In einem regulären Jahr hätte es Hotti on Stage als freies Ensemble für schauspielbegeisterte Kinder, Jugendliche und Erwachsene schwer gehabt, zu einem Schultheaterfestival wie Spotlights eingeladen zu werden – andererseits hätte dann ein echtes Highlight gefehlt. Die Inszenierung in der Regie von Eva Protzek und Marcel Schupp ist temporeich, präzise und in vielen Momenten brillant, und zwar sowohl auf als auch neben der Bühne. Mal verteilt Oberwachtmeister Gustav Knipser (Leonie Tschersich) im Publikum Strafzettel, dann wieder drängt sich der arrogante Kubalski durch die Reihen, und vor allem die ersten Reihen werden fleißig mit schwarzen Händen zugeklebt, die das Markenzeichen von Kai und seiner Bande sind.
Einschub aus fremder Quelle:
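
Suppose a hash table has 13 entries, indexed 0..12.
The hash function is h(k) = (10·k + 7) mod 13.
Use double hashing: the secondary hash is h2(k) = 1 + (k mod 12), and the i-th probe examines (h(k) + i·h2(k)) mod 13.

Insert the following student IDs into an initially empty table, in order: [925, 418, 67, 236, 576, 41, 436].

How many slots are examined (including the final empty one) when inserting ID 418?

2

925 hashes to 1; slot 1 is free -> place at 1.
418 hashes to 1, h2=11; 1 taken -> place at 12.
67 hashes to 1, h2=8; 1 taken -> place at 9.
236 hashes to 1, h2=9; 1 taken -> place at 10.
576 hashes to 8; slot 8 is free -> place at 8.
41 hashes to 1, h2=6; 1 taken -> place at 7.
436 hashes to 12, h2=5; 12 taken -> place at 4.
Table: [—, 925, —, —, 436, —, —, 41, 576, 67, 236, —, 418]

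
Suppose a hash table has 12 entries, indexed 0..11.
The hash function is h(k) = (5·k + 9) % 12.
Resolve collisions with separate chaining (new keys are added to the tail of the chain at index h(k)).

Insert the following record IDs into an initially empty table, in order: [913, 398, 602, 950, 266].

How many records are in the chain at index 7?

913 → bucket 2
398 → bucket 7
602 → bucket 7 (collision)
950 → bucket 7 (collision)
266 → bucket 7 (collision)
Final buckets:
0: ∅
1: ∅
2: 913
3: ∅
4: ∅
5: ∅
6: ∅
7: 398 -> 602 -> 950 -> 266
8: ∅
9: ∅
10: ∅
11: ∅

4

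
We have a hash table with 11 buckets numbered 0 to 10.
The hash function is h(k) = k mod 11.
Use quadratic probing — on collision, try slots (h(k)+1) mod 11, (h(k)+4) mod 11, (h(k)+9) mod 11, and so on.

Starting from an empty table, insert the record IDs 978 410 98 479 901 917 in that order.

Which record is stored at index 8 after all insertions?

978 hashes to 10; slot 10 is free => place at 10.
410 hashes to 3; slot 3 is free => place at 3.
98 hashes to 10; 10 taken => place at 0.
479 hashes to 6; slot 6 is free => place at 6.
901 hashes to 10; 10,0,3 taken => place at 8.
917 hashes to 4; slot 4 is free => place at 4.
Table: [98, ., ., 410, 917, ., 479, ., 901, ., 978]

901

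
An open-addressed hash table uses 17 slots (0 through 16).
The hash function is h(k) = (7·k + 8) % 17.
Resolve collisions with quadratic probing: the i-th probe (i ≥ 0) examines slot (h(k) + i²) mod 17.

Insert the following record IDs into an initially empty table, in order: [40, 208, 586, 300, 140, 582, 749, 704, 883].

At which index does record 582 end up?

40 hashes to 16; slot 16 is free => place at 16.
208 hashes to 2; slot 2 is free => place at 2.
586 hashes to 13; slot 13 is free => place at 13.
300 hashes to 0; slot 0 is free => place at 0.
140 hashes to 2; 2 taken => place at 3.
582 hashes to 2; 2,3 taken => place at 6.
749 hashes to 15; slot 15 is free => place at 15.
704 hashes to 6; 6 taken => place at 7.
883 hashes to 1; slot 1 is free => place at 1.
Table: [300, 883, 208, 140, _, _, 582, 704, _, _, _, _, _, 586, _, 749, 40]

6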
Durch die Bank starke Figuren

Das alles geschieht so dezent, dass kaum von der eigentlichen Handlung abgelenkt wird. Und die kommt an, auch wenn die Rollen von Knipser oder dem Portier des Hotel Imperial ruhig noch etwas verschlagener hätten sein können. Die Mitglieder der Schwarzen Hand sind dagegen durch die Bank weg starke Figuren, bei denen die jungen Ensemble-Mitglieder alles richtig machen. Insofern erweist sich „Kai aus der Kiste“ als ideale Wahl für diesen Eröffnungsnachmittag.
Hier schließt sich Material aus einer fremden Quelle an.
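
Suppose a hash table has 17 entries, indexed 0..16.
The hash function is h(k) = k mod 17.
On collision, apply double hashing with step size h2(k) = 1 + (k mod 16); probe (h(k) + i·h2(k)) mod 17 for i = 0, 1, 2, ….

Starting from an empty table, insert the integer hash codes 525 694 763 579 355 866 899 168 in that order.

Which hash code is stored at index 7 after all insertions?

168

525: h=15 => slot 15
694: h=14 => slot 14
763: h=15, h2=12, probe 15,10 => slot 10
579: h=1 => slot 1
355: h=15, h2=4, probe 15,2 => slot 2
866: h=16 => slot 16
899: h=15, h2=4, probe 15,2,6 => slot 6
168: h=15, h2=9, probe 15,7 => slot 7
Table: [—, 579, 355, —, —, —, 899, 168, —, —, 763, —, —, —, 694, 525, 866]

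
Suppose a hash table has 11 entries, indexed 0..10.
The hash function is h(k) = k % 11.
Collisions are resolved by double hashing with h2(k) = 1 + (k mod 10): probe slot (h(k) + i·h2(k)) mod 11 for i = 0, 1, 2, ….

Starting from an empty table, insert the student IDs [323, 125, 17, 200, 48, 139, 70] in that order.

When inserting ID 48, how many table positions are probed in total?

3

Insert 323: h=4, slot 4 empty → index 4.
Insert 125: h=4, h2=6, slot 4 occupied → index 10.
Insert 17: h=6, slot 6 empty → index 6.
Insert 200: h=2, slot 2 empty → index 2.
Insert 48: h=4, h2=9, slots 4,2 occupied → index 0.
Insert 139: h=7, slot 7 empty → index 7.
Insert 70: h=4, h2=1, slot 4 occupied → index 5.
Table: [48, —, 200, —, 323, 70, 17, 139, —, —, 125]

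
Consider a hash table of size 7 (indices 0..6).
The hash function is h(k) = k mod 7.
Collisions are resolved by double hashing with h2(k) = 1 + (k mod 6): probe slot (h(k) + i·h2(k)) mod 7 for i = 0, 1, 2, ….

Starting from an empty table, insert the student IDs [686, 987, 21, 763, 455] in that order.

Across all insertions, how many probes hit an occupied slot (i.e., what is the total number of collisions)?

Insert 686: h=0, slot 0 empty => index 0.
Insert 987: h=0, h2=4, slot 0 occupied => index 4.
Insert 21: h=0, h2=4, slots 0,4 occupied => index 1.
Insert 763: h=0, h2=2, slot 0 occupied => index 2.
Insert 455: h=0, h2=6, slot 0 occupied => index 6.
Table: [686, 21, 763, _, 987, _, 455]

5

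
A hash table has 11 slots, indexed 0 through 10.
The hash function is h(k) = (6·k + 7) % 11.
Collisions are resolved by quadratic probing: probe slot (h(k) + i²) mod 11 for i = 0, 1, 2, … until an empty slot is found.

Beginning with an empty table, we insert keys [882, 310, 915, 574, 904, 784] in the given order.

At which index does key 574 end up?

6

Insert 882: h=8, slot 8 empty => index 8.
Insert 310: h=8, slot 8 occupied => index 9.
Insert 915: h=8, slots 8,9 occupied => index 1.
Insert 574: h=8, slots 8,9,1 occupied => index 6.
Insert 904: h=8, slots 8,9,1,6 occupied => index 2.
Insert 784: h=3, slot 3 empty => index 3.
Table: [-, 915, 904, 784, -, -, 574, -, 882, 310, -]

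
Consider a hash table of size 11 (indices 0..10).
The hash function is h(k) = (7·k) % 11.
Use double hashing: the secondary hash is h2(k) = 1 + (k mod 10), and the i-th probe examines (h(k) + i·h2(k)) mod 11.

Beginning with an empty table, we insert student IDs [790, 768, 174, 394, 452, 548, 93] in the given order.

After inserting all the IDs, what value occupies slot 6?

Insert 790: h=8, slot 8 empty → index 8.
Insert 768: h=8, h2=9, slot 8 occupied → index 6.
Insert 174: h=8, h2=5, slot 8 occupied → index 2.
Insert 394: h=8, h2=5, slots 8,2 occupied → index 7.
Insert 452: h=7, h2=3, slot 7 occupied → index 10.
Insert 548: h=8, h2=9, slots 8,6 occupied → index 4.
Insert 93: h=2, h2=4, slots 2,6,10 occupied → index 3.
Table: [-, -, 174, 93, 548, -, 768, 394, 790, -, 452]

768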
Das Spotlights-Schultheaterfestival findet noch bis einschließlich Donnerstag an verschiedenen Orten in Bonn statt. Am Montag führt der Literaturkurs Q1 der Gesamtschule Hennef um 19 Uhr die Komödie „Lucys Film“ im Pantheon auf, am Dienstag steht am selben Ort und zur selben Zeit die Theater-AG der Ursulinenschule Hersel mit der Eigenentwicklung „Cluedo – Mord in Hersel“ auf der Bühne, am Mittwochnachmittag (15 Uhr) spielen Schülerinnen und Schüler der Klassen 3 und 4 der Josefschule im Jungen Theater Bearbeitungen von „Ronja Räubertochter“ und „Die Wawuschels mit den grünen Haaren, und am Donnerstag (18 Uhr) zeigt ein Projektkurs des Ernst-Moritz-Arndt-Gymnasiums eine Adaption von „Mario und der Zauberer“ im Schauspielhaus Bad Godesberg. Tickets erhalten Sie bei den jeweiligen Veranstaltern sowie über www.spotlights-bonn.de.